The look of shock on his face made her feel guilty, which was so ridiculous she whirled around so she wouldn’t have to face him. Her leg bumped an end table, and a porcelain vase went flying.

Admiral Fontaine caught it a second before it crashed to the floor. He righted the end table and replaced the vase where it belonged. “Let’s get you out of this room before you start climbing the walls. Have you ever played billiards?”

Lydia didn’t know how to play billiards, but she appreciated how smoothly the admiral changed the topic.
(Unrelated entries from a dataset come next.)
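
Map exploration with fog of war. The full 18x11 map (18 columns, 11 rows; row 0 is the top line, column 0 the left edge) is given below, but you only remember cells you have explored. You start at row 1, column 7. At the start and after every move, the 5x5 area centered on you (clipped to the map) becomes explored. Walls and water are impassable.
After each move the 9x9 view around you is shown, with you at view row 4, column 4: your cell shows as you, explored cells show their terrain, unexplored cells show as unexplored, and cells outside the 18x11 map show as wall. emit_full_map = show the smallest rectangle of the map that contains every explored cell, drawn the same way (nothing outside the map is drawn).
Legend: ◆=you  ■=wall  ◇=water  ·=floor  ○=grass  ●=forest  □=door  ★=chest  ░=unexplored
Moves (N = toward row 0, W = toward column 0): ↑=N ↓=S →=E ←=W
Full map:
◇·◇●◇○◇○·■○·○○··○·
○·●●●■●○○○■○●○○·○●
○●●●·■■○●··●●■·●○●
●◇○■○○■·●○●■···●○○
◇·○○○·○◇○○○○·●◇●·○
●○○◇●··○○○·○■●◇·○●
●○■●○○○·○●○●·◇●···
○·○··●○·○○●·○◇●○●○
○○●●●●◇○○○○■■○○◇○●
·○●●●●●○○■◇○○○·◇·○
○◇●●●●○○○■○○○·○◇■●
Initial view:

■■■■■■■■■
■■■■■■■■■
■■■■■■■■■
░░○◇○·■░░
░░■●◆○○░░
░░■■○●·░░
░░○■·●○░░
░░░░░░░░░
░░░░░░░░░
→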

Physical activity sounded much better to her than the apology he seemed determined to deliver but that she was not ready to hear.
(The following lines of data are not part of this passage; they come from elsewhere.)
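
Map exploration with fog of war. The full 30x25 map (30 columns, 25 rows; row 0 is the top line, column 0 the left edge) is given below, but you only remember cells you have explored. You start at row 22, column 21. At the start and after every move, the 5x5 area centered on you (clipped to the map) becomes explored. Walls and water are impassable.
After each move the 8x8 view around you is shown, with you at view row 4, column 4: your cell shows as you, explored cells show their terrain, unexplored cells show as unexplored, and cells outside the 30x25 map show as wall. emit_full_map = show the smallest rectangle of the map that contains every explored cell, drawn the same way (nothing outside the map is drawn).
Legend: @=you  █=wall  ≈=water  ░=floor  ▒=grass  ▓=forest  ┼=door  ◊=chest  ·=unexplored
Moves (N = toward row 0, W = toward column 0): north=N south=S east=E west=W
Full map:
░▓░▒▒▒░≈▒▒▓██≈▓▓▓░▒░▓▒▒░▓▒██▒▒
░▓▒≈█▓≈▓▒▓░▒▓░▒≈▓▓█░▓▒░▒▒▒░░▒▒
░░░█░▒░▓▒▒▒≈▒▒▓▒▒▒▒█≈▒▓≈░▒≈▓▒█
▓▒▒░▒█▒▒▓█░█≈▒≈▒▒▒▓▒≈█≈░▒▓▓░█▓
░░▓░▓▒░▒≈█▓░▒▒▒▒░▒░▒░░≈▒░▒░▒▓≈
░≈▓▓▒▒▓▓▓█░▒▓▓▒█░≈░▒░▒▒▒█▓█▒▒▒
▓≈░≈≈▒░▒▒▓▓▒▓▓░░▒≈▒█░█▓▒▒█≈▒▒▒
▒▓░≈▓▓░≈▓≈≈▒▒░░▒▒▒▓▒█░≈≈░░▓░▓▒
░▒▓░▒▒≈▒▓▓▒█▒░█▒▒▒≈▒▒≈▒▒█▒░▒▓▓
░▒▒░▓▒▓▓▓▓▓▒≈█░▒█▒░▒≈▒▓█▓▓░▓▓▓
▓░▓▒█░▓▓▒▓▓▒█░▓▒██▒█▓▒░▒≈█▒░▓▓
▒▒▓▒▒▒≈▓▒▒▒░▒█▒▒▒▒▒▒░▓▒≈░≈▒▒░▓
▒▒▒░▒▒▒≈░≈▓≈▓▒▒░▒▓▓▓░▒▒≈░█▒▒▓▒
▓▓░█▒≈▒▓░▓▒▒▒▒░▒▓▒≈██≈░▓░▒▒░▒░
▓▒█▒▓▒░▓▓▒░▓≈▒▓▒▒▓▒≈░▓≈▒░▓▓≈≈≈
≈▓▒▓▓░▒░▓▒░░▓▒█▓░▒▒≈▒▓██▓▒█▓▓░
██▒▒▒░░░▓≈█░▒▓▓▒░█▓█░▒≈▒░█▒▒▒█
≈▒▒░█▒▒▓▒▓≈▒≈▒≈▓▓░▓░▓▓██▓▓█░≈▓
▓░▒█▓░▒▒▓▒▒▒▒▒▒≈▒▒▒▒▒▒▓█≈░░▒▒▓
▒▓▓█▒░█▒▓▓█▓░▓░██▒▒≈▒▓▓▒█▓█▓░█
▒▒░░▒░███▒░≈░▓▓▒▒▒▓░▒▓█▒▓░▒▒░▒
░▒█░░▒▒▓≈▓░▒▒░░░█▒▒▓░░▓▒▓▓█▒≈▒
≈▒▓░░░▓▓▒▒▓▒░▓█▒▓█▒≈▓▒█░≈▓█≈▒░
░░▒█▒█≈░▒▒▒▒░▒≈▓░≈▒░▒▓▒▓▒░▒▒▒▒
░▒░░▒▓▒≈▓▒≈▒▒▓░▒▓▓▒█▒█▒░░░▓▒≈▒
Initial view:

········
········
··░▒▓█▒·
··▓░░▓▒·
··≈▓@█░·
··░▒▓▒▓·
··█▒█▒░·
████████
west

········
········
··▓░▒▓█▒
··▒▓░░▓▒
··▒≈@▒█░
··▒░▒▓▒▓
··▒█▒█▒░
████████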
The game room was on the third floor of the sprawling house.
She didn’t realize rich people had entire rooms dedicated to nothing but gaming, but here it was. There was a card table in the corner and a dartboard on the wall, but a billiard table almost as big as the boat Lydia had lived on in the Mediterranean dominated the room. The admiral showed her how to rack the balls and hold the cue, but her trembling hands were clumsy and it took her a while to land a solid strike on the cue ball. After showing her the basics, the admiral racked up the balls and prepared to start a game.

He rubbed a little chalk on the tip of his cue stick and looked at her with caution. “Perhaps you can help me with a problem I’m having at the research wing at the Navy Yard?”
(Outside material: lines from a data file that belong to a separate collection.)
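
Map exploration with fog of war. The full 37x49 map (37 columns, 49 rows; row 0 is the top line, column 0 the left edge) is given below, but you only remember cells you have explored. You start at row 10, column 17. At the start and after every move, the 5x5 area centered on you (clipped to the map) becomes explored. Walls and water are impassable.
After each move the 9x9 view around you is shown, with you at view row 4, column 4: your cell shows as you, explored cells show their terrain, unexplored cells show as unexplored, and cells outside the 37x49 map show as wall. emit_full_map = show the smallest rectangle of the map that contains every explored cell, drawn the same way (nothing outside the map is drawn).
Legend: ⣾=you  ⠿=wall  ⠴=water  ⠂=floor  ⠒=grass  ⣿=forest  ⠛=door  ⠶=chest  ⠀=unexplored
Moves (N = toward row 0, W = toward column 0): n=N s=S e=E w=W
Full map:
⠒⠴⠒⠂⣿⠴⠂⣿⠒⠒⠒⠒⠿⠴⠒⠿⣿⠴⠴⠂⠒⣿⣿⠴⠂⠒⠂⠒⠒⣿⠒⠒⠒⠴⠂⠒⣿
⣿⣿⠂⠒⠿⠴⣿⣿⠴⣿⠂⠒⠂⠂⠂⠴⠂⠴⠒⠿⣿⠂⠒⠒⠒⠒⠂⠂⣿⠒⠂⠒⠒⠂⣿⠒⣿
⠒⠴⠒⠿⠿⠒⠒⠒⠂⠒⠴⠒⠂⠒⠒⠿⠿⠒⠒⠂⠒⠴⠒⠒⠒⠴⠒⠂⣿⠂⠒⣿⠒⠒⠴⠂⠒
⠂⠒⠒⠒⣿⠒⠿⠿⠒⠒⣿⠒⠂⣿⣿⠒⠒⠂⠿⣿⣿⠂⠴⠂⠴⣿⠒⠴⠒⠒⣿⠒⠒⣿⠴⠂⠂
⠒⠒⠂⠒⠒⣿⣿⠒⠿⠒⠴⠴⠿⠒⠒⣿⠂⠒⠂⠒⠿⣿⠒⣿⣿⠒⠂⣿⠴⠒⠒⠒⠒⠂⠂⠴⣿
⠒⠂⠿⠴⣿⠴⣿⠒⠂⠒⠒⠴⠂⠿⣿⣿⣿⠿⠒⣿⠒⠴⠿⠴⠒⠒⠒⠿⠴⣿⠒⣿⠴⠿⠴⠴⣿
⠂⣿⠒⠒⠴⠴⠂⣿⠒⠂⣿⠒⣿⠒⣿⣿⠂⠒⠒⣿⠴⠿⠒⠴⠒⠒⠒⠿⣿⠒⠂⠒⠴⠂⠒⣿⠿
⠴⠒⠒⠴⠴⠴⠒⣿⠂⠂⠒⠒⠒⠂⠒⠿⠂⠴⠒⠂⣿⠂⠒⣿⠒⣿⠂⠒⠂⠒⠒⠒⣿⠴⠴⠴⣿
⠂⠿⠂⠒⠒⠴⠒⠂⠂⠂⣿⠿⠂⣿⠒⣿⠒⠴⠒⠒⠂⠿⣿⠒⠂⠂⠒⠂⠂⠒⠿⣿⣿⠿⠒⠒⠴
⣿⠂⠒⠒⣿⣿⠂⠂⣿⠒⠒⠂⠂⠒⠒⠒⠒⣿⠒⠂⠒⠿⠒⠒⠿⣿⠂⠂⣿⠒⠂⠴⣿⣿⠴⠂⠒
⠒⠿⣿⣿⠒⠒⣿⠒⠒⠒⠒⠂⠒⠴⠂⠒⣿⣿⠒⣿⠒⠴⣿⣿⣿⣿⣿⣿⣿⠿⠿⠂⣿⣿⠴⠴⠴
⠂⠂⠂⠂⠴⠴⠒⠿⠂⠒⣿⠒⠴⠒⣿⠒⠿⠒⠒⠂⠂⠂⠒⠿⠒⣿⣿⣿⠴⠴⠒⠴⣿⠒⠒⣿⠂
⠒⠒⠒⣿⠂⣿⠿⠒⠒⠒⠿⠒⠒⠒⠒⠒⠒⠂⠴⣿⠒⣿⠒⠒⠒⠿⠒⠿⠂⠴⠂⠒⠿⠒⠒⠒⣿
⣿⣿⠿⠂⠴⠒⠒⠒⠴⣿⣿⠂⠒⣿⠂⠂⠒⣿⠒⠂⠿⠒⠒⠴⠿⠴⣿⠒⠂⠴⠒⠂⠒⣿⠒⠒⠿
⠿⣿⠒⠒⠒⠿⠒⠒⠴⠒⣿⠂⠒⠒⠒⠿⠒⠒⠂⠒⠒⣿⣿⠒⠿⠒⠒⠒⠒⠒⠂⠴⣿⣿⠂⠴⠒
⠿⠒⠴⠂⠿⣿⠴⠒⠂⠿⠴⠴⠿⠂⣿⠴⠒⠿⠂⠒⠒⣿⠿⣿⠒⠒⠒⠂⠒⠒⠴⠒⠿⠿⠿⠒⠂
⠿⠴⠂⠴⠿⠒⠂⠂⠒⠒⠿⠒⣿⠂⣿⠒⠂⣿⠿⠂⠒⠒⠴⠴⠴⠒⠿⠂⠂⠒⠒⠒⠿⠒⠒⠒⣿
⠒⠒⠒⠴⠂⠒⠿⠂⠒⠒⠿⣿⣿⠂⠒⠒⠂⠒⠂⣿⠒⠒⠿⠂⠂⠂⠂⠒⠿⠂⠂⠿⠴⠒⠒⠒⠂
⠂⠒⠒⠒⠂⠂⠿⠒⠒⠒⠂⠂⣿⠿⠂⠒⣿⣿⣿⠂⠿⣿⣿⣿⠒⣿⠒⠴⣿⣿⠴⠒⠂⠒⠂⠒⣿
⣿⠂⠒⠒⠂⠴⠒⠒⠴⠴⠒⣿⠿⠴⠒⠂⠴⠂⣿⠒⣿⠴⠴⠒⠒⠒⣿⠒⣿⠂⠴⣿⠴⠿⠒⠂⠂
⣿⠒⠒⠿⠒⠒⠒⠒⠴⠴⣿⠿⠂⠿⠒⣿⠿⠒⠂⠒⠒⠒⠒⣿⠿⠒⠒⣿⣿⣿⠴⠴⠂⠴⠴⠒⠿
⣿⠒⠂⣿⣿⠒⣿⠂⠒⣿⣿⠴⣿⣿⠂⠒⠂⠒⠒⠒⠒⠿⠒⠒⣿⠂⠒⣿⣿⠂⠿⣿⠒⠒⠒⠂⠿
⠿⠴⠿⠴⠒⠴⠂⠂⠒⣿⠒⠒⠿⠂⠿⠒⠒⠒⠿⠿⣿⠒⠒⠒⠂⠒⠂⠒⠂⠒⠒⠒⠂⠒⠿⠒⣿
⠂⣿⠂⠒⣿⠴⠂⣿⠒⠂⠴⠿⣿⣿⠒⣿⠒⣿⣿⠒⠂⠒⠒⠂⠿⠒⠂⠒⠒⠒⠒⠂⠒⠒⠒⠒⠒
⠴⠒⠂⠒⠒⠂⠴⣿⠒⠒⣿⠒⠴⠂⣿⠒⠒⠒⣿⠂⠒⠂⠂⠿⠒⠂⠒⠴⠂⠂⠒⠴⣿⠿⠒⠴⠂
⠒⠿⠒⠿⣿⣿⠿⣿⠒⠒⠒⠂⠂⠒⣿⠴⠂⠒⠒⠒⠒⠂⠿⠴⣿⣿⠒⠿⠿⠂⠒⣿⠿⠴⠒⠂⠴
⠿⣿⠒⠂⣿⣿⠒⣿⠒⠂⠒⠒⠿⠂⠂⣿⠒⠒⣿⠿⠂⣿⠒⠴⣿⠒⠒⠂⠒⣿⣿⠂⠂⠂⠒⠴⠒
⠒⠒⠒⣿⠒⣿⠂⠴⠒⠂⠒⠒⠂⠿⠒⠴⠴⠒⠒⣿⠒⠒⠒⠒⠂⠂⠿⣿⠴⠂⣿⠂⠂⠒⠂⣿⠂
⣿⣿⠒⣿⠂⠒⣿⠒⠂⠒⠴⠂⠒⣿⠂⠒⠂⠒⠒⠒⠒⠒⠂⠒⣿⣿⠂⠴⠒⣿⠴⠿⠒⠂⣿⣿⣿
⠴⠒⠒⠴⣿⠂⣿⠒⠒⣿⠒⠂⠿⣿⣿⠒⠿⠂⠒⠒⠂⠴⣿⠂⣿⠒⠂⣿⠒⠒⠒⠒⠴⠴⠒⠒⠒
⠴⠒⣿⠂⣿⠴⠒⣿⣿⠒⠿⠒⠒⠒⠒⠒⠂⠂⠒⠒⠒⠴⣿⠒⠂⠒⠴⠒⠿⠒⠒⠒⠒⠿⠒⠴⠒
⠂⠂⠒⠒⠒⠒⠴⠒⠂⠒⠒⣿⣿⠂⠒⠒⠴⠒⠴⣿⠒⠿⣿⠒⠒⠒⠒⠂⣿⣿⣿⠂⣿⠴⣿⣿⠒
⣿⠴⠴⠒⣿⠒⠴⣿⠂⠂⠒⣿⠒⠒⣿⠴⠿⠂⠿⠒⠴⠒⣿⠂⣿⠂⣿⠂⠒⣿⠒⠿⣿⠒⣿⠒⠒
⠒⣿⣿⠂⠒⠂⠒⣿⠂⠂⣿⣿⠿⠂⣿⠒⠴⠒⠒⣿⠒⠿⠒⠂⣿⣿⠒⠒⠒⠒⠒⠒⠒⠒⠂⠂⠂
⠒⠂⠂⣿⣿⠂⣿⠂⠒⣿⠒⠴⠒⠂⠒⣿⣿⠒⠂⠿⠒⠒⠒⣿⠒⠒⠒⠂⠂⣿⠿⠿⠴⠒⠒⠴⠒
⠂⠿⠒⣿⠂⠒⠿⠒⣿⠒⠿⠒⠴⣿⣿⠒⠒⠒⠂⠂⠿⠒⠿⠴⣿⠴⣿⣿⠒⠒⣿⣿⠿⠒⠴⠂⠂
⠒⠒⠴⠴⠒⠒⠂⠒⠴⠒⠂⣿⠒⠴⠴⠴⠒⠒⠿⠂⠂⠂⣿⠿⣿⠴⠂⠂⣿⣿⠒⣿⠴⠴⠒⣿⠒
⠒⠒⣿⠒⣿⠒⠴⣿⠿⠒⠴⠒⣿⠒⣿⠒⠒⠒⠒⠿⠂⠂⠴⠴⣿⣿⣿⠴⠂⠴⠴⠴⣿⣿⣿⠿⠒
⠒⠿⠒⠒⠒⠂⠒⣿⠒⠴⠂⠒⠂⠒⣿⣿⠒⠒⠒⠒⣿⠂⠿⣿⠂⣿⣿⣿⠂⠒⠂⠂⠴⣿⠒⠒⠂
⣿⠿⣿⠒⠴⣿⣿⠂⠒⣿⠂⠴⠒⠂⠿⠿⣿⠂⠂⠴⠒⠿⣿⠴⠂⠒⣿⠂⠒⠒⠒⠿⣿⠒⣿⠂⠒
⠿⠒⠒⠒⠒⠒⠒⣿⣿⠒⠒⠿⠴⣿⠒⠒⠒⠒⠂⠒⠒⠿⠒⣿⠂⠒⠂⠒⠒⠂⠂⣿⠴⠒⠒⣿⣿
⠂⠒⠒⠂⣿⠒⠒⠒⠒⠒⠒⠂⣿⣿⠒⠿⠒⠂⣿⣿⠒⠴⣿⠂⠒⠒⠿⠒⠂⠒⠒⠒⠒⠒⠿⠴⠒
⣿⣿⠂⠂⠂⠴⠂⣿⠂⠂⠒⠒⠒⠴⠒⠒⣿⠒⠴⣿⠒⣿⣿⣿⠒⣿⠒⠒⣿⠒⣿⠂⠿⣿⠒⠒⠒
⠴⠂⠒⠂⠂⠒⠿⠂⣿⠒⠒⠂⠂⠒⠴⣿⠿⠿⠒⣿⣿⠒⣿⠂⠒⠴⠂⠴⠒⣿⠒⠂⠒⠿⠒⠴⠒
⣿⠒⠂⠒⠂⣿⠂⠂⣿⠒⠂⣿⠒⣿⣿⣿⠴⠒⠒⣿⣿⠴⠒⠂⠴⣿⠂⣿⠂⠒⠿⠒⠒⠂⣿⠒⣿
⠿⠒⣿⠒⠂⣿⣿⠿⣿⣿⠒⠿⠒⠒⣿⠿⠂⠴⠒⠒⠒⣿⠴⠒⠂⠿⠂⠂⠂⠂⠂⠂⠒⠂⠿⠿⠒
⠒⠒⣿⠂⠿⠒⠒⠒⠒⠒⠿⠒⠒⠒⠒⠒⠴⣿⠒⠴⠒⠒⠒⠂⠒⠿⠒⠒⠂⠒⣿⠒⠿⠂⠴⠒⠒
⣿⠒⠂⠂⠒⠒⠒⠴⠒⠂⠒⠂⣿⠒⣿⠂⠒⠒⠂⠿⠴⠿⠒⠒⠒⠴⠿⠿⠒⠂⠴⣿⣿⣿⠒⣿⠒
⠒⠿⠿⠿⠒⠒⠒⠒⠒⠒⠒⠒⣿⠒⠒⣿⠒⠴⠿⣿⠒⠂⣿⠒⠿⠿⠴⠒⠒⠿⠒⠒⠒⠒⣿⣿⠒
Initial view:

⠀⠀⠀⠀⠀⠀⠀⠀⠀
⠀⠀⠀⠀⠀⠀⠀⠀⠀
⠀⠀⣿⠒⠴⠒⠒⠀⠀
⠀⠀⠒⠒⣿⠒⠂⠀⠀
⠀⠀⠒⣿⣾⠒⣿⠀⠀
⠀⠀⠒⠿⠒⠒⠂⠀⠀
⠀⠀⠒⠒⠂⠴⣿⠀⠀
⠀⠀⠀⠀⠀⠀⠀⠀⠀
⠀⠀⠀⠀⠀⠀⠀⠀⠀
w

⠀⠀⠀⠀⠀⠀⠀⠀⠀
⠀⠀⠀⠀⠀⠀⠀⠀⠀
⠀⠀⠒⣿⠒⠴⠒⠒⠀
⠀⠀⠒⠒⠒⣿⠒⠂⠀
⠀⠀⠂⠒⣾⣿⠒⣿⠀
⠀⠀⣿⠒⠿⠒⠒⠂⠀
⠀⠀⠒⠒⠒⠂⠴⣿⠀
⠀⠀⠀⠀⠀⠀⠀⠀⠀
⠀⠀⠀⠀⠀⠀⠀⠀⠀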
That caught her by surprise. In the four years she had worked at the research wing, everything had functioned like a well-oiled clock. “What sort of problem?”

The admiral leaned over the table and took careful aim, striking the cue ball and sending the rest of the balls scattering across the surface of the table. “Ever since you left, Jacob has been humming ‘Oh My Darling, Clementine.’ He knows I hate that song. I told him the first week he worked there I hated it and never wanted to hear it again. I never did until the week I fired you. Now he hums it daily.”

Lydia blinked. “Jacob always tortured us with his humming. That is nothing new.”

The admiral acted as though he hadn’t heard her as he fired off another strike at the cue ball. “Once that tune is in my brain, it takes root and repeats itself endlessly. Now, every time I walk through the office doors, Jacob stops whatever he is doing and starts humming that blasted song. He’s doing it on purpose. And Willis dumps an unholy amount of sugar into the teapot each morning. He used to only sweeten his own cup of tea because he knows I do not take it sweet. Now I can’t even get a decent cup of tea at work.
It is only a matter of time before Karl thinks up a way to make my life a misery, because he is the angriest of them all.”

Her lip quivered. She missed her former office mates so badly, and the sweet way they banded together on her behalf made her want to cry.
Again.
She turned away and scratched at her forearms, wondering if plunging into the frigid ocean might ease the nonstop itching. “I’m afraid I can’t help you with Jacob’s humming. Or the tea Willis brews.”